My Midlife Crisis, My Rules (ARC review) – Highly emotional


The following review is part of my being in the author’s review team, which ensures that you can read it before the book comes out.


Beware of what you wish for.
It rarely comes true.

– Daisy

To this, I will contradict Daisy a little and will add: unless it’s a Robyn Peterman novel. Then you can wish away, especially if you wish for a good book and loads of laughs. But don’t wish for no tears, especially when it comes to My Midlife Crisis, My Rules, the fourth instalment of Robyn’s Good to the Last Death series, which comes out on the 25th of January.

For if I were to use only one word to describe this book, it would be “emotion”. From many laughs to almost just as many tears (of sheer emotion), from surprise to suspense, and sometimes to a little bit of disgusted gagging, this story is a highly emotional one, where you feel, not only for Daisy, but also for many of the other protagonists.

What the book is about

As is Robyn Peterman’s custom, My Midlife Crisis, My Rules picks up in the middle of A Most Wonderful Midlife Crisis‘s last chapter, when Missy discovers what she really is and helps Daisy recover one of the dearest parts of herself, with dire consequences for Gram, thus prompting the Death Counsellor to vow that she will do all that is in her (ever growing) power to bring the unhinged Angel of Mercy (aka Clarissa) to the end that she deserves for all the wrong that she has done.

Add to that the most heartbreaking visitors/squatters, the help of the usual suspects, a surprisingly welcome help, a book that is all sorts of awesome, and more proof that angels are the evil to the demons’ goodness, and you’re in for quite an adventure, again.

Peeling some layers

There’s a fucking reason for most things in life.
– Candy Vargo aka Karma

Candy Vargo might speak fluent sailor, and maybe she loves violence a little too much (ask the Angels – but what did she do to them for them to fear her so?). However, the more we go along in the series, the more we see an extremely layered character, one who hides a lot from those around her, only to have those parts of her character jump at us in the most unexpected moments, often in an extremely touching way. That is what we get to see even more in My Midlife Crisis, My Rules, much to our enjoyment, must I say.

Another surprising character is Jennifer, until then known as a superficial, botoxicated, heavily drinking 65-year-old. But who knew she is an avid paranormal reader and a huge Twilight fan? She is also a sleuth fanatic. In other words, she is like a lot of us, readers, and this comes with its load of surprises.

Deconstructing the myths

One thing I particularly like about Robyn Peterman’s books is that she loves deconstructing the myths. Be it, for instance, Satan the Journey lover or Mother Nature the pole dancer in the Hot Damned series, nothing is beyond her imagination.

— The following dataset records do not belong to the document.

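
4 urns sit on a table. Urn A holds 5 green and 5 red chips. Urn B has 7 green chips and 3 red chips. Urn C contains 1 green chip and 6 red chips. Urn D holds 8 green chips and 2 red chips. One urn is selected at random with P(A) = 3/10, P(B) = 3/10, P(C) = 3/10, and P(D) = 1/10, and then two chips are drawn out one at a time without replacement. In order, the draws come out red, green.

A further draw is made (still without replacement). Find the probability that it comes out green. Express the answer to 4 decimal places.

0.5128

Compute the likelihood of the observed sequence for each case: P(data | urn A) = (5/10)(5/9) = 0.27778; P(data | urn B) = (3/10)(7/9) = 0.23333; P(data | urn C) = (6/7)(1/6) = 0.14286; P(data | urn D) = (2/10)(8/9) = 0.17778.
The prior-weighted likelihoods are 3/10 · 0.27778 = 0.083333, 3/10 · 0.23333 = 0.07, 3/10 · 0.14286 = 0.042857, 1/10 · 0.17778 = 0.017778; summing to 0.21397.
The posterior is then P(urn A | data) = 0.38947, P(urn B | data) = 0.32715, P(urn C | data) = 0.2003, P(urn D | data) = 0.083086.
So P(green next | data) = Σ P(green next | H) P(H | data) = (1/2)(0.38947) + (3/4)(0.32715) + (0)(0.2003) + (7/8)(0.083086) = 0.5128.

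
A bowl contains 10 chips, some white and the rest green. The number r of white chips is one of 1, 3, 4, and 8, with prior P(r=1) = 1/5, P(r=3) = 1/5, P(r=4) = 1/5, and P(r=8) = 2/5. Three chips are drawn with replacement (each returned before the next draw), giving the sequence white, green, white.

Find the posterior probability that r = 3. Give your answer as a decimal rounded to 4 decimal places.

For each hypothesis, P(data | H) works out to: P(data | r = 1) = (1/10)(9/10)(1/10) = 0.009; P(data | r = 3) = (3/10)(7/10)(3/10) = 0.063; P(data | r = 4) = (4/10)(6/10)(4/10) = 0.096; P(data | r = 8) = (8/10)(2/10)(8/10) = 0.128.
Weighting by the prior gives 1/5 · 0.009 = 0.0018, 1/5 · 0.063 = 0.0126, 1/5 · 0.096 = 0.0192, 2/5 · 0.128 = 0.0512; these sum to 0.0848.
Hence P(r = 3 | data) = (0.0126) / (0.0848) = 0.14858.

0.1486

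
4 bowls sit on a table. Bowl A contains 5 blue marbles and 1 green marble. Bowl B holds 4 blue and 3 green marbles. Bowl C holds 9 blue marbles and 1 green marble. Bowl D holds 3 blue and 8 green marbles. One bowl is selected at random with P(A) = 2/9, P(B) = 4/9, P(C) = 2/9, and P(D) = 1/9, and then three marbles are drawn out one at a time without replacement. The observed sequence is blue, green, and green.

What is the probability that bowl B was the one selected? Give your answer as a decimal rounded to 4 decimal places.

0.7293

Under each hypothesis, the probability of the observed sequence is: P(data | bowl A) = (5/6)(1/5)(0/4) = 0; P(data | bowl B) = (4/7)(3/6)(2/5) = 0.11429; P(data | bowl C) = (9/10)(1/9)(0/8) = 0; P(data | bowl D) = (3/11)(8/10)(7/9) = 0.1697.
Multiplying each by its prior: 2/9 · 0 = 0, 4/9 · 0.11429 = 0.050794, 2/9 · 0 = 0, 1/9 · 0.1697 = 0.018855; summing to 0.069649.
Therefore the posterior P(bowl B | data) = (0.050794) / (0.069649) = 0.72928.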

In Good to the Last Death, Robyn deconstructs the angels and demons myths in a compelling and always amazing way. Those who read the series from the beginning (and I cannot recommend enough that you do) know that those you cannot trust are the angels, and that the demons will always have your back.

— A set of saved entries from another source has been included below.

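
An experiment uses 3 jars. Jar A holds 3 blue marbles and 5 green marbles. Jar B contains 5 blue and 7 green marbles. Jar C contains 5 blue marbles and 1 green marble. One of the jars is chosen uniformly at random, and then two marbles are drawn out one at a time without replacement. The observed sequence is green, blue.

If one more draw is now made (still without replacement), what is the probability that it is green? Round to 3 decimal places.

0.483

Under each hypothesis, the probability of the observed sequence is: P(data | jar A) = (5/8)(3/7) = 0.26786; P(data | jar B) = (7/12)(5/11) = 0.26515; P(data | jar C) = (1/6)(5/5) = 0.16667.
Multiplying each by its prior: 1/3 · 0.26786 = 0.089286, 1/3 · 0.26515 = 0.088384, 1/3 · 0.16667 = 0.055556; with total 0.23323.
Normalising, the posterior is P(jar A | data) = 0.38283, P(jar B | data) = 0.37896, P(jar C | data) = 0.23821.
So P(green next | data) = Σ P(green next | H) P(H | data) = (2/3)(0.38283) + (3/5)(0.37896) + (0)(0.23821) = 0.4826.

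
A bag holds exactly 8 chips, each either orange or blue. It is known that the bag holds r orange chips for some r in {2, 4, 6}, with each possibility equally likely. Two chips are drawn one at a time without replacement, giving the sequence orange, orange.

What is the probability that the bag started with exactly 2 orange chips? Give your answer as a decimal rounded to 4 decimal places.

Under each hypothesis, the probability of the observed sequence is: P(data | r = 2) = (2/8)(1/7) = 1/28; P(data | r = 4) = (4/8)(3/7) = 3/14; P(data | r = 6) = (6/8)(5/7) = 15/28.
The prior-weighted likelihoods are 1/3 · 1/28 = 1/84, 1/3 · 3/14 = 1/14, 1/3 · 15/28 = 5/28; these sum to 11/42.
So P(r = 2 | data) = (1/84) / (11/42) = 1/22.

0.0455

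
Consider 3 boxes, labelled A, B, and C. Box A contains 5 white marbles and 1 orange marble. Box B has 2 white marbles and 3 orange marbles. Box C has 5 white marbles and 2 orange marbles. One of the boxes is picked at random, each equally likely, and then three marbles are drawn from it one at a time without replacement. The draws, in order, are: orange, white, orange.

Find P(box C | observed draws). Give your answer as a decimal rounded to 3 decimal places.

For each hypothesis, P(data | H) works out to: P(data | box A) = (1/6)(5/5)(0/4) = 0; P(data | box B) = (3/5)(2/4)(2/3) = 1/5; P(data | box C) = (2/7)(5/6)(1/5) = 1/21.
The prior-weighted likelihoods are 1/3 · 0 = 0, 1/3 · 1/5 = 1/15, 1/3 · 1/21 = 1/63; these sum to 26/315.
By Bayes' rule, P(box C | data) = (1/63) / (26/315) = 5/26.

0.192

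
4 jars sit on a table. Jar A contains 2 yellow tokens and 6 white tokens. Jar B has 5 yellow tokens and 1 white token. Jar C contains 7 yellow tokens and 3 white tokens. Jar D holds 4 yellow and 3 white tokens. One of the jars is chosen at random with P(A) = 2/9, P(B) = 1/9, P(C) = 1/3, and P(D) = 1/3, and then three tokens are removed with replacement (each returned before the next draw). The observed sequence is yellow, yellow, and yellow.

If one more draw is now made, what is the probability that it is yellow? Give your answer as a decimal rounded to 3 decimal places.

For each hypothesis, P(data | H) works out to: P(data | jar A) = (2/8)(2/8)(2/8) = 0.015625; P(data | jar B) = (5/6)(5/6)(5/6) = 0.5787; P(data | jar C) = (7/10)(7/10)(7/10) = 0.343; P(data | jar D) = (4/7)(4/7)(4/7) = 0.18659.
Multiplying each by its prior: 2/9 · 0.015625 = 0.0034722, 1/9 · 0.5787 = 0.0643, 1/3 · 0.343 = 0.11433, 1/3 · 0.18659 = 0.062196; summing to 0.2443.
The posterior is then P(jar A | data) = 0.014213, P(jar B | data) = 0.2632, P(jar C | data) = 0.468, P(jar D | data) = 0.25459.
So P(yellow next | data) = Σ P(yellow next | H) P(H | data) = (1/4)(0.014213) + (5/6)(0.2632) + (7/10)(0.468) + (4/7)(0.25459) = 0.69596.

0.696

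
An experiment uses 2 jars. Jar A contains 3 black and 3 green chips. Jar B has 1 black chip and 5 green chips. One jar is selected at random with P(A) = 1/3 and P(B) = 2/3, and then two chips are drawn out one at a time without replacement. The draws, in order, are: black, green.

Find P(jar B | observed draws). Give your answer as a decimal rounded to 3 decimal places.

0.526

The likelihood of the observed sequence under each hypothesis: P(data | jar A) = (3/6)(3/5) = 3/10; P(data | jar B) = (1/6)(5/5) = 1/6.
Multiplying each by its prior: 1/3 · 3/10 = 1/10, 2/3 · 1/6 = 1/9; with total 19/90.
Therefore the posterior P(jar B | data) = (1/9) / (19/90) = 10/19.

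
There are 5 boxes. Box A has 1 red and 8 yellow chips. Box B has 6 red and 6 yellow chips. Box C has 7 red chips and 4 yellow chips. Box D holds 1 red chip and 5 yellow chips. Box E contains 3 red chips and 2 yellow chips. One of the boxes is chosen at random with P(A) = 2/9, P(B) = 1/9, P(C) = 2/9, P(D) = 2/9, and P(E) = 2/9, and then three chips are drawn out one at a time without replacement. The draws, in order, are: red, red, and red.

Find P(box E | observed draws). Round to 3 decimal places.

Compute the likelihood of the observed sequence for each case: P(data | box A) = (1/9)(0/8) = 0; P(data | box B) = (6/12)(5/11)(4/10) = 0.090909; P(data | box C) = (7/11)(6/10)(5/9) = 0.21212; P(data | box D) = (1/6)(0/5) = 0; P(data | box E) = (3/5)(2/4)(1/3) = 0.1.
Multiplying each by its prior: 2/9 · 0 = 0, 1/9 · 0.090909 = 0.010101, 2/9 · 0.21212 = 0.047138, 2/9 · 0 = 0, 2/9 · 0.1 = 0.022222; these sum to 0.079461.
Hence P(box E | data) = (0.022222) / (0.079461) = 0.27966.

0.280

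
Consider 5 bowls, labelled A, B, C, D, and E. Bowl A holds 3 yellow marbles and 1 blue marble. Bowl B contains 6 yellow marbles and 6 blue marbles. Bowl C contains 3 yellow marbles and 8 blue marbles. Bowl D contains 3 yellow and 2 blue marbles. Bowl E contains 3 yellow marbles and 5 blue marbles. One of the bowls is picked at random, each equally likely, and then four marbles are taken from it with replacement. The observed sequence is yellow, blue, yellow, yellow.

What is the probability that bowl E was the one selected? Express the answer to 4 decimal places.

0.1091

For each hypothesis, P(data | H) works out to: P(data | bowl A) = (3/4)(1/4)(3/4)(3/4) = 0.10547; P(data | bowl B) = (6/12)(6/12)(6/12)(6/12) = 0.0625; P(data | bowl C) = (3/11)(8/11)(3/11)(3/11) = 0.014753; P(data | bowl D) = (3/5)(2/5)(3/5)(3/5) = 0.0864; P(data | bowl E) = (3/8)(5/8)(3/8)(3/8) = 0.032959.
The prior-weighted likelihoods are 1/5 · 0.10547 = 0.021094, 1/5 · 0.0625 = 0.0125, 1/5 · 0.014753 = 0.0029506, 1/5 · 0.0864 = 0.01728, 1/5 · 0.032959 = 0.0065918; these sum to 0.060416.
By Bayes' rule, P(bowl E | data) = (0.0065918) / (0.060416) = 0.10911.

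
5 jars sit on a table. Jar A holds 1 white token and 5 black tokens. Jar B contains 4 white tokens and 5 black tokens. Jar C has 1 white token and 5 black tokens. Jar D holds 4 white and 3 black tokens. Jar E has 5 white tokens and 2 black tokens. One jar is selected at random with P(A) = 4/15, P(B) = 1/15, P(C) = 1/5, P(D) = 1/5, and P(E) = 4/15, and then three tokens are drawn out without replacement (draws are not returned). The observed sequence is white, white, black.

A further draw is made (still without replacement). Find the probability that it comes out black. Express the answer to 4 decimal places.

For each hypothesis, P(data | H) works out to: P(data | jar A) = (1/6)(0/5) = 0; P(data | jar B) = (4/9)(3/8)(5/7) = 0.11905; P(data | jar C) = (1/6)(0/5) = 0; P(data | jar D) = (4/7)(3/6)(3/5) = 0.17143; P(data | jar E) = (5/7)(4/6)(2/5) = 0.19048.
Weighting by the prior gives 4/15 · 0 = 0, 1/15 · 0.11905 = 0.0079365, 1/5 · 0 = 0, 1/5 · 0.17143 = 0.034286, 4/15 · 0.19048 = 0.050794; with total 0.093016.
Dividing through by the total gives posterior P(jar A | data) = 0, P(jar B | data) = 0.085324, P(jar C | data) = 0, P(jar D | data) = 0.3686, P(jar E | data) = 0.54608.
So P(black next | data) = Σ P(black next | H) P(H | data) = (2/3)(0.085324) + (1/2)(0.3686) + (1/4)(0.54608) = 0.3777.

0.3777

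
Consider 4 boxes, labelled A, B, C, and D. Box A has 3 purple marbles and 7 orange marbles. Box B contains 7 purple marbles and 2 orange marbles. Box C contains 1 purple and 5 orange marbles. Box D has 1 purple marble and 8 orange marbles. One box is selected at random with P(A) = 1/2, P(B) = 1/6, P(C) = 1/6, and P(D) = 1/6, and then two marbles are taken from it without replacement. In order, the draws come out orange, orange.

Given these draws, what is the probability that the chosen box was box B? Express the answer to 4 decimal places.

Compute the likelihood of the observed sequence for each case: P(data | box A) = (7/10)(6/9) = 0.46667; P(data | box B) = (2/9)(1/8) = 0.027778; P(data | box C) = (5/6)(4/5) = 0.66667; P(data | box D) = (8/9)(7/8) = 0.77778.
Weighting by the prior gives 1/2 · 0.46667 = 0.23333, 1/6 · 0.027778 = 0.0046296, 1/6 · 0.66667 = 0.11111, 1/6 · 0.77778 = 0.12963; these sum to 0.4787.
By Bayes' rule, P(box B | data) = (0.0046296) / (0.4787) = 0.0096712.

0.0097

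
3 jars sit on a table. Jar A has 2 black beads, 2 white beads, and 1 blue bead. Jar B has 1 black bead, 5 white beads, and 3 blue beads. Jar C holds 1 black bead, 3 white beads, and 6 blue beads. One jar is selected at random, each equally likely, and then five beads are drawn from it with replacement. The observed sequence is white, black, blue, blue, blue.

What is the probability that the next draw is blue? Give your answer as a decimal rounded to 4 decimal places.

0.4883

Under each hypothesis, the probability of the observed sequence is: P(data | jar A) = (2/5)(2/5)(1/5)(1/5)(1/5) = 0.00128; P(data | jar B) = (5/9)(1/9)(3/9)(3/9)(3/9) = 0.0022862; P(data | jar C) = (3/10)(1/10)(6/10)(6/10)(6/10) = 0.00648.
The prior-weighted likelihoods are 1/3 · 0.00128 = 0.00042667, 1/3 · 0.0022862 = 0.00076208, 1/3 · 0.00648 = 0.00216; summing to 0.0033487.
The posterior is then P(jar A | data) = 0.12741, P(jar B | data) = 0.22757, P(jar C | data) = 0.64502.
Averaging over the posterior, P(blue next | data) = (1/5)(0.12741) + (1/3)(0.22757) + (3/5)(0.64502) = 0.48835.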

And she continues, with My Midlife Crisis, My Rules, to deconstruct those myths in a perfectly brilliant way.

It takes sads to make the happies better

Mommy says you can’t be happy if you don’t feel sad sometimes. It’s okay to be sad and cry. You need to have your feelings, or they will have you. Daddy says that.
– A very wise little girl

To say I fell in love with this wise little girl and her sister is an understatement. Yes, their story broke my heart in many, many pieces, but as they say: the sads make the happies even better, and this is exactly what happens.

This book, like the rest of the series, is all full of happies and sads, and angries and unfairs, too, thus making the story one that I will not soon forget, whether I reread it or not (and I definitely will, until the end’s cliffhanger).

My verdict

Yes, the book ends in a cliffhanger. No, I don’t mind. I just wish that it would be less than four months until You Light Up My Midlife Crisis, which is scheduled to come out on 24th May. I won’t link to the order page, so you don’t get spoilers reading the blurb.

Then again, just like the rest of the series, I cannot recommend My Midlife Crisis, My Rules enough. You will not regret the read.